Ekonomide herşey kötüyü gidiyor. Saray rejimi artık gerçekleri inkâr etmekle kalıyor, yeni bir gerçeklik inşa edemiyor. Rejimin yüzünün varlıklı kesimlere/sermayeye dönük olduğu, mevcut “programın” bir çıkış stratejisi olmadığı gizlenemiyor; iktidar söylem ile eylem zıtlıkları içinde bocalıyor, çaresizlik sinyalleri çoğalıyor.

Bu durumda ekonomide de savunma yerine saldırıya geçiliyor. Topu dış güçlere/dış etkilere atmak yetmiyor, bunu çürüten ve iktidarın sorumluluğunu sergileyen bağımsız iktisatçılar da hedefe konuluyor, kendi mandacılığını perdeleyip eleştirel iktisatçılara bu sıfat yakıştırılmak isteniyor.
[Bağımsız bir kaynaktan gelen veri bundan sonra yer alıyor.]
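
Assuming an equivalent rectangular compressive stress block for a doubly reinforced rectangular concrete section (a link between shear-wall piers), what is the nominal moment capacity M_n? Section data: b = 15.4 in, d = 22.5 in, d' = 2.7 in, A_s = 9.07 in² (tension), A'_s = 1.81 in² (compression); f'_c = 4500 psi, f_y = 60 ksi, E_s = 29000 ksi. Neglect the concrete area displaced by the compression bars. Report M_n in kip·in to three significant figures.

Assume both steels yield.
a = (A_s − A'_s) f_y/(0.85 f'_c b) = (9.07 − 1.81) × 60/(0.85 × 4.5 × 15.4) = 7.395 in.
c = a/β₁ = 7.395/0.825 = 8.964 in; ε'_s = 0.003(c − d')/c = 0.0021 ≥ ε_y = 0.0021, so the compression steel yields.
M_n = (A_s − A'_s) f_y (d − a/2) + A'_s f_y (d − d') = 435.6 × (22.5 − 3.6975) + 108.6 × (22.5 − 2.7) = 8190.4 + 2150.3 = 10340.7 kip·in.

M_n ≈ 10300 kip·in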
Şimdiye kadar sürdürdüğü ultra-liberal ve nepotist birikim modeline komprador burjuvaziden hiç itiraz duyulmamıştı; muhalefetin itirazları da “beşli çete”den öteye hiç gitmedi. İktidar şimdi dalgalı kur rejiminden kontrollü kambiyo rejimine bazı çaresizlik geçişleri yapıyor. Muhalefet bunları eleştirmekle yetinebilir mi? AKP sonrası dönemde dahi Türkiye’nin önünde bir sermaye hareketlerinin kontrolü meselesi bulunmuyor mu artık?

Siyasetteki meydan okuma ekonomiye ne zaman yansıyacak acaba? Ekonomik sistem eleştirisi yapılmadan gerçek bir alternatif olunamayacağı ne zaman politik bir karşılık bulabilecek? Kitleler de biz de merakla bekliyoruz.